An RNA's structure determines how the molecule functions, including whether it acts as a tRNA (transfer RNA), an rRNA (ribosomal RNA), or an mRNA (messenger RNA). Each of these molecule types performs crucial roles involving the expression of genetic information, like determining how much protein is made from an mRNA. In some cases, scientists have found, mutations that affect folding contribute directly to genetic disease.

(The process is called folding because the chemical nature of RNA—comprised of four nucleotides A, C, G, and U—allows individual nucleotides in one part of the molecule to interact with other nucleotides within the same molecule.)

"Our new method lets us visualize the earliest structures that RNAs form. Until now, we only knew the mature structures," said Leonard Schärfen, a Ph.D. candidate in Yale's Molecular Biophysics and Biochemistry Department and lead author of the study. "Early structures might have separate functions that could be targeted by therapeutics that don't work on mature RNAs."

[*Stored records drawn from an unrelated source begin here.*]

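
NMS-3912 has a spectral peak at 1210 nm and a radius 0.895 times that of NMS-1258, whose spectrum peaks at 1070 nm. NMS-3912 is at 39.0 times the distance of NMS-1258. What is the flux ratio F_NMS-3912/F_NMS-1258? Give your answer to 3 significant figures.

3.22×10^-4

Wien's law: T_NMS-3912/T_NMS-1258 = λ_NMS-1258/λ_NMS-3912 = 1070/1210 = 0.8843.
L_NMS-3912/L_NMS-1258 = (R_NMS-3912/R_NMS-1258)²(T_NMS-3912/T_NMS-1258)⁴ = (0.895)²(0.8843)⁴ = 0.4898.
F_NMS-3912/F_NMS-1258 = (L_NMS-3912/L_NMS-1258)/(d_NMS-3912/d_NMS-1258)² = 0.4898/(39.0)² = 3.220×10^-4.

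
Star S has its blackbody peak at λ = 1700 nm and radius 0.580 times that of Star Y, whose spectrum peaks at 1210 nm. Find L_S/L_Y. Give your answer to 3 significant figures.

0.0863

Wien's law gives T ∝ 1/λ_max, so T_S/T_Y = λ_Y/λ_S = 1210/1700 = 0.7118.
Then L ∝ R²T⁴ gives L_S/L_Y = (0.580)² × (0.7118)⁴ = 0.3364 × 0.2567 = 0.08634.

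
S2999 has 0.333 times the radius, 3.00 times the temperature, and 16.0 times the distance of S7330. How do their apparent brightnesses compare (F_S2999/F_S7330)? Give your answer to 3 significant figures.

0.0351

L_S2999/L_S7330 = (R_S2999/R_S7330)²(T_S2999/T_S7330)⁴ = (0.333)² × (3.00)⁴ = 8.982.
F_S2999/F_S7330 = (L_S2999/L_S7330)/(d_S2999/d_S7330)² = 8.982 / (16.0)² = 0.03509.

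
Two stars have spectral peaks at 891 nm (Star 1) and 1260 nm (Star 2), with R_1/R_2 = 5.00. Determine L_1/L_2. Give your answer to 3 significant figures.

100

Wien's law gives T ∝ 1/λ_max, so T_1/T_2 = λ_2/λ_1 = 1260/891 = 1.414.
Then L ∝ R²T⁴ gives L_1/L_2 = (5.00)² × (1.414)⁴ = 25.00 × 3.999 = 99.98.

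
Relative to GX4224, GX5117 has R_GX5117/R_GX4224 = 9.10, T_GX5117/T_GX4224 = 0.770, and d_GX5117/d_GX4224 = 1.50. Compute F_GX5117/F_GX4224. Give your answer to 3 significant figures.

L_GX5117/L_GX4224 = (R_GX5117/R_GX4224)²(T_GX5117/T_GX4224)⁴ = (9.10)² × (0.770)⁴ = 29.11.
F_GX5117/F_GX4224 = (L_GX5117/L_GX4224)/(d_GX5117/d_GX4224)² = 29.11 / (1.50)² = 12.94.

12.9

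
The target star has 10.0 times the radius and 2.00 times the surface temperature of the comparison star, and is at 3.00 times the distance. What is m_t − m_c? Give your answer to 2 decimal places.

L_t/L_c = (10.0)²(2.00)⁴ = 1600.
F_t/F_c = (L_t/L_c)/(d_t/d_c)² = 1600/9.000 = 177.8.
m_t − m_c = −2.5 log₁₀(177.8) = -5.62.

-5.62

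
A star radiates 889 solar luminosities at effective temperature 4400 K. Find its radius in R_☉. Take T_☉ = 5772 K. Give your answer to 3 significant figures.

R/R_☉ = √(L/L_☉) / (T/T_☉)² = √(889) / (0.7623)²
       = 29.82 / 0.5811 = 51.31.

51.3 R_☉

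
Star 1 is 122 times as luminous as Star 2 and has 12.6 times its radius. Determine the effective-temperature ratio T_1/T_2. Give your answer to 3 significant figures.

L ∝ R²T⁴ gives T ∝ (L/R²)^(1/4), so
T_1/T_2 = (122 / 12.6²)^(1/4) = (0.7685)^(1/4) = 0.9363.

0.936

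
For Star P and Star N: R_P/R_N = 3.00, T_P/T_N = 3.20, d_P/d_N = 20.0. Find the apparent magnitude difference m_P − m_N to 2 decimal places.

-0.93

L_P/L_N = (3.00)²(3.20)⁴ = 943.7.
F_P/F_N = (L_P/L_N)/(d_P/d_N)² = 943.7/400.0 = 2.359.
m_P − m_N = −2.5 log₁₀(2.359) = -0.93.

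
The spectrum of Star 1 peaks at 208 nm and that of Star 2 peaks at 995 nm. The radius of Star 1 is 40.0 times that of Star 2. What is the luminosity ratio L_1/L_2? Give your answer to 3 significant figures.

Wien's law gives T ∝ 1/λ_max, so T_1/T_2 = λ_2/λ_1 = 995/208 = 4.784.
Then L ∝ R²T⁴ gives L_1/L_2 = (40.0)² × (4.784)⁴ = 1600 × 523.6 = 8.378×10^5.

8.38×10^5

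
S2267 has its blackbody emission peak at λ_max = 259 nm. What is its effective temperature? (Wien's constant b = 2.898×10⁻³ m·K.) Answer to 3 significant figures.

T = b/λ_max = 2.898×10⁻³ / (259×10⁻⁹) = 1.119×10^4 K.

1.12×10^4 K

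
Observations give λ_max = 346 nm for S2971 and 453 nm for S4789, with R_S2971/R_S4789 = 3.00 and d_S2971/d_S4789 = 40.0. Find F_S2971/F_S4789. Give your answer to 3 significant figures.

0.0165

Wien's law: T_S2971/T_S4789 = λ_S4789/λ_S2971 = 453/346 = 1.309.
L_S2971/L_S4789 = (R_S2971/R_S4789)²(T_S2971/T_S4789)⁴ = (3.00)²(1.309)⁴ = 26.44.
F_S2971/F_S4789 = (L_S2971/L_S4789)/(d_S2971/d_S4789)² = 26.44/(40.0)² = 0.01653.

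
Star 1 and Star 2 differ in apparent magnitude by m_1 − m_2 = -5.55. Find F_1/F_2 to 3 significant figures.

F_1/F_2 = 10^(−(m_1 − m_2)/2.5) = 10^(5.55/2.5) = 10^2.220 = 166.0.

166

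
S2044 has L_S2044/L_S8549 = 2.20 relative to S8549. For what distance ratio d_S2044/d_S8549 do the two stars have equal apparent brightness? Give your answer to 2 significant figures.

Equal flux requires L_S2044/d_S2044² = L_S8549/d_S8549², so d_S2044/d_S8549 = √(L_S2044/L_S8549)
= √(2.20) = 1.483.

1.5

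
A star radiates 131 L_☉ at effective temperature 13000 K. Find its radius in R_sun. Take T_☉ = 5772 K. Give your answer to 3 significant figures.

R/R_☉ = √(L/L_☉) / (T/T_☉)² = √(131) / (2.252)²
       = 11.45 / 5.073 = 2.256.

2.26 R_sun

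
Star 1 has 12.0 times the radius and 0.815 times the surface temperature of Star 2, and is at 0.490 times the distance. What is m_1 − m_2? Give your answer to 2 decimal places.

L_1/L_2 = (12.0)²(0.815)⁴ = 63.53.
F_1/F_2 = (L_1/L_2)/(d_1/d_2)² = 63.53/0.2401 = 264.6.
m_1 − m_2 = −2.5 log₁₀(264.6) = -6.06.

-6.06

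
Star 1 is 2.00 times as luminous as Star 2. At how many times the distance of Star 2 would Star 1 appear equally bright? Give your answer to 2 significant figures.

1.4

Equal flux requires L_1/d_1² = L_2/d_2², so d_1/d_2 = √(L_1/L_2)
= √(2.00) = 1.414.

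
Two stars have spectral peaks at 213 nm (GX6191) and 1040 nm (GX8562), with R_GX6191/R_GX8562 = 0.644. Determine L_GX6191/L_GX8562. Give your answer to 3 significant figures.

Wien's law gives T ∝ 1/λ_max, so T_GX6191/T_GX8562 = λ_GX8562/λ_GX6191 = 1040/213 = 4.883.
Then L ∝ R²T⁴ gives L_GX6191/L_GX8562 = (0.644)² × (4.883)⁴ = 0.4147 × 568.3 = 235.7.

236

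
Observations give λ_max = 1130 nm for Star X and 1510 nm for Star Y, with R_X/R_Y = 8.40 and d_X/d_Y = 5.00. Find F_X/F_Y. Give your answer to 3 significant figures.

Wien's law: T_X/T_Y = λ_Y/λ_X = 1510/1130 = 1.336.
L_X/L_Y = (R_X/R_Y)²(T_X/T_Y)⁴ = (8.40)²(1.336)⁴ = 225.0.
F_X/F_Y = (L_X/L_Y)/(d_X/d_Y)² = 225.0/(5.00)² = 8.999.

9.00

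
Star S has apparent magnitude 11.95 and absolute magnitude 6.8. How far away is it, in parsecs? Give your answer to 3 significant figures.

107 pc

m − M = 5 log₁₀(d/10 pc)
11.95 − (6.8) = 5.15 = 5 log₁₀(d/10)
d = 10 × 10^(5.15/5) = 10 × 10^1.030 = 107.2 pc.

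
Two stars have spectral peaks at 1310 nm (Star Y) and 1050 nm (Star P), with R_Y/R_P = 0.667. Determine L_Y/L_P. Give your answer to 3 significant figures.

0.184

Wien's law gives T ∝ 1/λ_max, so T_Y/T_P = λ_P/λ_Y = 1050/1310 = 0.8015.
Then L ∝ R²T⁴ gives L_Y/L_P = (0.667)² × (0.8015)⁴ = 0.4449 × 0.4127 = 0.1836.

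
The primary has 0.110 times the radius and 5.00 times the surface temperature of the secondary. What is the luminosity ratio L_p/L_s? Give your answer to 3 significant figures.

From the Stefan–Boltzmann law, L ∝ R²T⁴, so
L_p/L_s = (R_p/R_s)² (T_p/T_s)⁴ = (0.110)² × (5.00)⁴ = 0.01210 × 625.0 = 7.562.

7.56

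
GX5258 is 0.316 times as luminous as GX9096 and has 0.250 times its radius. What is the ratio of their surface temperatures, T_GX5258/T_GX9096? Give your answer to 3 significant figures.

L ∝ R²T⁴ gives T ∝ (L/R²)^(1/4), so
T_GX5258/T_GX9096 = (0.316 / 0.250²)^(1/4) = (5.056)^(1/4) = 1.500.

1.50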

Karla Neugebauer, senior author of the study and the R Selden Rose Professor of Molecular Biophysics and Biochemistry in Yale's Faculty of Arts and Sciences and Yale School of Medicine, called the work a "technical tour de force by Leo" with the potential to regulate gene expression very early on in an RNA's life. Neugebauer is also a professor of cell biology and director of the Yale Center for RNA Science and Medicine.

The method developed by the researchers, which they call co-transcriptional structure tracking (CoSTseq), is able to detect the earliest RNA folding activity in living cells.

The method, they say, combines two separate biochemical principles.

"First, we very specifically isolate RNA molecules at a time during their synthesis," said Schärfen, who is part of Yale's Graduate School of Arts and Sciences. "Then we add a chemical that modifies the RNA and allows us to study the structure as the molecules grow longer over time."

Among their findings, the researchers discovered that RNA molecules begin immediately folding as soon as they emerge from the RNA polymerase, the protein complex that synthesizes them. This discovery underscores how important early folding is for healthy gene expression and can shed new light on diseases caused by misfolded RNA, they say.

They also found that in mRNA, early folding dictates the final folded shape, so molecular structure is set from the start. In rRNA, however, early shapes are temporary and rearrange before a molecule is set. A protein called Dbp7, a helicase enzyme, plays a crucial role in the rRNA remodeling process, helping a molecule fold into its final structure.

Other authors of the study are Matthew D. Simon, an associate professor of molecular biophysics and biochemistry and a member of the Institute of Biomolecular Design and Discovery, and Isaac Vock, a graduate student researcher in molecular biophysics and biochemistry.